Tyler Robbins Fitness

Tyler Robbins has his B.Sc. in Biochemistry: Pre-Medical, is a Certified Strength and Conditioning Specialist (CSCS) through the National Strength and Conditioning Association (NSCA), is certified through USA Weightlifting, and a CrossFit Level 2 Trainer.

Day 249 - Injuries Part 1


In the fast-paced world we live in today, it is impossible for someone to go through life without having some sort of injury. Small and large injuries happen every day, at all hours of the day. Whether it be stubbing your toe, or pulling a muscle, injuries happen! Nothing becomes more frustrating however, then when you are setting out towards a fitness goal, and you become derailed because of an injury. Below, are some great ways to help avoid injuries the best you can, because even though they may happen, and some injuries are unavoidable, you can take actions towards limiting your chances of injury!

Why, when, how of injuries - There are 2 main classifications of injuries; acute and chronic. Acute injuries occur when there is an overload on your body without any way of buffering it. For example, lifting too heavy of a weight and pulling a muscle, or falling off of your bike and breaking your arm. Acute injuries tend to be an immediate response to that given load.

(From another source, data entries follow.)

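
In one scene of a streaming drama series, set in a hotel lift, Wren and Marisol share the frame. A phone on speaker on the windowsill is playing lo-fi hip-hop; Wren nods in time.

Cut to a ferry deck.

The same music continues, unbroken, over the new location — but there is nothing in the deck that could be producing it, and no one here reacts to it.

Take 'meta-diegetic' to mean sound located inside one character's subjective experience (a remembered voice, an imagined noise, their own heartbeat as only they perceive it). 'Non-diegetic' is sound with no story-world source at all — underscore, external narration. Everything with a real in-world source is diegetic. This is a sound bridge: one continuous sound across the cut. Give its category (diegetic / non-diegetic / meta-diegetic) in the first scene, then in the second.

diegetic, non-diegetic

Scene one: a phone on speaker is an on-screen source and Wren reacts to it → diegetic.
Scene two: there is no source in the deck and no one hears it — it's now underscore → non-diegetic.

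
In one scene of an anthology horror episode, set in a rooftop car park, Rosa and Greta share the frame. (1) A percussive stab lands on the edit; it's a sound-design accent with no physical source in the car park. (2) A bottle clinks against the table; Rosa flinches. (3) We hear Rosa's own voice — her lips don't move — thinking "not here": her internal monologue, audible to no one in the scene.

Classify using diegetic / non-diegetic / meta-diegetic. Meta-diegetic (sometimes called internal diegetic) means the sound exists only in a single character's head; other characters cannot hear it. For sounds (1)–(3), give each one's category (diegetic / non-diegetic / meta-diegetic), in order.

(1) nothing in the scene produces it; it's an accent added for the audience → non-diegetic.
(2) the sound comes from a bottle physically present in the location → diegetic.
Sound (3): it's Rosa's unspoken thought, heard only by the audience via her subjectivity, so meta-diegetic.

non-diegetic, diegetic, meta-diegetic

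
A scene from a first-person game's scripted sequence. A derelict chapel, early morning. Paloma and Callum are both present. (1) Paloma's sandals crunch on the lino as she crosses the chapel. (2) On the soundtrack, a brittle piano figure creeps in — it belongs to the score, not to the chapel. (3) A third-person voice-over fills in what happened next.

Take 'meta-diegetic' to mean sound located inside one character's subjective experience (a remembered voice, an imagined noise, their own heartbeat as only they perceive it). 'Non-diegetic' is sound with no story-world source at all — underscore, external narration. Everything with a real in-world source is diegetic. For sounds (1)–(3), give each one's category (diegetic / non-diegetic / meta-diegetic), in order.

Sound (1): it's the physical sound of Paloma moving in the space, so diegetic.
(2) nothing in the chapel produces it and the characters don't hear it — pure soundtrack → non-diegetic.
(3) commentary laid over the scene from outside the fiction → non-diegetic.

diegetic, non-diegetic, non-diegetic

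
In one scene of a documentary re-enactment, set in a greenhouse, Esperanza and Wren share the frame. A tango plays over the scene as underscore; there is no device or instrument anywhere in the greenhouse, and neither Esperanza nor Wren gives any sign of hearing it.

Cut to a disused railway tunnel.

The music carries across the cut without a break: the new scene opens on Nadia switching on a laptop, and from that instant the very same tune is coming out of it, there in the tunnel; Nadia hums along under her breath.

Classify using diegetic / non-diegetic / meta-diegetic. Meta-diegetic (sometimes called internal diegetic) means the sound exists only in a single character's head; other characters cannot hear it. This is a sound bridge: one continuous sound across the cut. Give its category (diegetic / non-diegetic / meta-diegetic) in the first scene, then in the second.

non-diegetic, diegetic

Scene one: there's no in-world source anywhere and no character hears it — underscore for the audience only → non-diegetic.
Scene two: once Nadia turns on a laptop, the music has a real source in the story world and Nadia reacts to it → diegetic.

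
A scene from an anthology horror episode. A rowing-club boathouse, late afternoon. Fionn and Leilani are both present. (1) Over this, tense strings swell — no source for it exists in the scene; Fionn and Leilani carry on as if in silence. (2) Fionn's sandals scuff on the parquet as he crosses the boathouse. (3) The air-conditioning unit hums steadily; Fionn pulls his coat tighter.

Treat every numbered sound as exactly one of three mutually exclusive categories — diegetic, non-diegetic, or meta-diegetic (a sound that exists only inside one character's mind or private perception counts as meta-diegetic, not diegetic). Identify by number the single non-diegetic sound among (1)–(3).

(1) it has no source in the story world and no character can hear it — it's underscore → non-diegetic.
(2) is diegetic: a character's body making contact with the set — an in-world sound.
(3) is diegetic: the air-conditioning unit is part of the location's real environment.
Only (1) is non-diegetic.

1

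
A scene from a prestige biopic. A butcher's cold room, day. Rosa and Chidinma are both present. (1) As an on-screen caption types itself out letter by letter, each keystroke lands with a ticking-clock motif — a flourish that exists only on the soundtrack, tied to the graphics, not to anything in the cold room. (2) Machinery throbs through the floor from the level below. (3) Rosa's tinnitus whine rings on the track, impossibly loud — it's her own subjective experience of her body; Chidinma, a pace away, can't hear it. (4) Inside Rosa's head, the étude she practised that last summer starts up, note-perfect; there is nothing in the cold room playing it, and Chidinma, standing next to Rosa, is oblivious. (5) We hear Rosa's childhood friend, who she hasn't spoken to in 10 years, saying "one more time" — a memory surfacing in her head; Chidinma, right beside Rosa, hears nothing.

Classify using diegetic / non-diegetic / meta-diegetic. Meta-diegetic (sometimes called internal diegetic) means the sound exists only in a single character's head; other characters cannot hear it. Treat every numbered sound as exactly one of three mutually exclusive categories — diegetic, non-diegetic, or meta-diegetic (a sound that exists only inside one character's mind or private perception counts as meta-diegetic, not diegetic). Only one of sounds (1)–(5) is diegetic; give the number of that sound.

(1) sound married to a title/caption — outside the diegesis by definition → non-diegetic.
(2) it's the actual ambient sound of the location → diegetic.
(3) is meta-diegetic: a subjective body sound — Rosa's private perception, inaudible to Chidinma.
(4) it lives in Rosa's subjectivity, not in the cold room → meta-diegetic.
Sound (5): the voice is a memory playing only inside Rosa's mind; Chidinma can't hear it, so meta-diegetic.
Only (2) is diegetic.

2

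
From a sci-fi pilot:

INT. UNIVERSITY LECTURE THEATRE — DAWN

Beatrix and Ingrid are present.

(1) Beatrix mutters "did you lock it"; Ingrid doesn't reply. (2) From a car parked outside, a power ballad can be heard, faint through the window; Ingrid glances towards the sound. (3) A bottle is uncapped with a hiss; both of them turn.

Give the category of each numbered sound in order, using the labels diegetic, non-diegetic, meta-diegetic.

(1) is diegetic: Beatrix is a character speaking aloud in the scene.
(2) is diegetic: it's coming from a car parked outside — a location within the story world — and Ingrid reacts.
(3) an in-world source (a bottle); characters could hear it → diegetic.

diegetic, diegetic, diegetic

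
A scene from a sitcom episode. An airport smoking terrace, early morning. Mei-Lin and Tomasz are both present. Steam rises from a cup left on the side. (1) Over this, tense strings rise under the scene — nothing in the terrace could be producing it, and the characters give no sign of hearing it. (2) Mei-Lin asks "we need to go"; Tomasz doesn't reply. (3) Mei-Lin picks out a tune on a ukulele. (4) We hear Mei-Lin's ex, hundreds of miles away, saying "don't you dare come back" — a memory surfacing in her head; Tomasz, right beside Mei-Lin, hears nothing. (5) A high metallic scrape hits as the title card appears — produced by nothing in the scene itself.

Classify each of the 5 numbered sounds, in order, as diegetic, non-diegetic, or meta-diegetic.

non-diegetic, diegetic, diegetic, meta-diegetic, non-diegetic

Sound (1): it has no source in the story world and no character can hear it — it's underscore, so non-diegetic.
(2) spoken by a character present in the story world → diegetic.
(3) is diegetic: a character is playing a ukulele on screen.
(4) a remembered line, private to Mei-Lin — not present in the room, not audible to Tomasz → meta-diegetic.
(5) is non-diegetic: nothing in the scene produces it; it's an accent added for the audience.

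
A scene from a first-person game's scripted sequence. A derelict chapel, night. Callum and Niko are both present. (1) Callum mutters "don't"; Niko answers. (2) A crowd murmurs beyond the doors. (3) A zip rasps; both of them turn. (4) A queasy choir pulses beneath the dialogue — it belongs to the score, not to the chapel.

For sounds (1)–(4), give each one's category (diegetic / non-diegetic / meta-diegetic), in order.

diegetic, diegetic, diegetic, non-diegetic

(1) is diegetic: on-screen dialogue — Callum speaks and Niko is there to hear.
(2) is diegetic: it's the actual ambient sound of the location.
(3) is diegetic: the sound comes from a zip physically present in the location.
Sound (4): nothing in the chapel produces it and the characters don't hear it — pure soundtrack, so non-diegetic.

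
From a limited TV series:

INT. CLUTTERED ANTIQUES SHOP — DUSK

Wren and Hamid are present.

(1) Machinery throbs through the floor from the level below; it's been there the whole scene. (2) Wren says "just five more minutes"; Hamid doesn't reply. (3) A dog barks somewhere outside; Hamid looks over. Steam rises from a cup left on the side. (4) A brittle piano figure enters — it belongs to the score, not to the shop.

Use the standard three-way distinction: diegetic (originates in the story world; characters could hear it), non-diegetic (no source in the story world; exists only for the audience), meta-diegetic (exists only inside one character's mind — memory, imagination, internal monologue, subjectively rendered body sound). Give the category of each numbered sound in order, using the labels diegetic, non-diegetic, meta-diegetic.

Sound (1): it's the actual ambient sound of the location, so diegetic.
(2) is diegetic: Wren is a character speaking aloud in the scene.
Sound (3): the sound comes from a dog physically present in the location, so diegetic.
(4) score with no on-screen or off-screen source; it exists for the audience alone → non-diegetic.

diegetic, diegetic, diegetic, non-diegetic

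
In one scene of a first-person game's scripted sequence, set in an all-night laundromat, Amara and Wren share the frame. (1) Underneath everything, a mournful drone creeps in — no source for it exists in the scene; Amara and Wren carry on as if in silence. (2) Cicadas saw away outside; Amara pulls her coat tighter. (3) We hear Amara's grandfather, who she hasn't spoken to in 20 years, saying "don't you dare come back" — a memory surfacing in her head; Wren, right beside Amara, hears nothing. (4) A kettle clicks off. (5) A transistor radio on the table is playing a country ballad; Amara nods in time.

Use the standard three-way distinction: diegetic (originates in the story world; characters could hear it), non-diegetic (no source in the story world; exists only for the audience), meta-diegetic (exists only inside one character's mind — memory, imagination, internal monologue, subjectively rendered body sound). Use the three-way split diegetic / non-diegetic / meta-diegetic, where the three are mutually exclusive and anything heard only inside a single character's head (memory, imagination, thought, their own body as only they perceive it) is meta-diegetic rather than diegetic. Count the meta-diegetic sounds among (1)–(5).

Sound (1): nothing in the laundromat produces it and the characters don't hear it — pure soundtrack, so non-diegetic.
(2) is diegetic: cicadas is part of the location's real environment.
(3) is meta-diegetic: it's Amara's recollection rendered as sound; the other character can't hear it.
Sound (4): the sound comes from a kettle physically present in the location, so diegetic.
Sound (5): source music from a transistor radio, which exists in the story world, so diegetic.
So 1 of the 5 is meta-diegetic: (3).

1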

Chronic injuries are injuries that build up over time. Such as not giving you muscles adequate rest in between workout days, or practicing bad form during resistance training. You may not "feel" injured right away, but over time, continual overuse of a body part will cause a chronic injury.

Warmup - Every single time you exercise, you should begin with a warmup. A correct warmup should start off slow, and increase in intensity gradually for about 5-10 mins. This allows your heart rate to come up a bit and start pumping blood through your arteries and veins, preparing your muscles for the workout ahead. After a warmup a fairly short, full-body stretch could occur to help elongate your muscles and increase their range of motion to prepare for the upcoming events. Note that long, more intense stretching should be completed after the workout has completed. This way your muscles are at their warmest and are much more pliable to gain the most benefits.

Cooldown - All workouts should also have a cooldown, post-workout. Once your workout has completed, you should keep moving, and gradually decrease your movement to ease your heart rate down. Then, and only when your heart rate is down, begin a lengthy stretch session. Stretching post-workout allows the muscle fibers to really open up and allow the blood to flow through and repair damaged tissue, reducing soreness and stiffness the next day.

Incorporate Synergists - Synergistic muscles are muscles that aid or help stabilize main muscle groups in their actions. For example, doing a bench press machine focuses mainly on your chest muscles whereas doing pushups requires more synergists (shoulder, serratus anterior) to stabilize the movement. Free-weights and free range of motion exercises are a great way to prepare yourself for real life activities and strengthen all of your muscles to prevent injury.

Yoga - Similar to the idea of synergistic muscles, yoga forces you to be calm and focused, even in tough isometric positions. It really creates a great sense of balance and coordination, not to mention providing a great stretch! Yoga even once a week can drastically improve all other areas of your fitness.

Quote of the day:
"Character is the result of two things: mental attitude and the way we spend our time."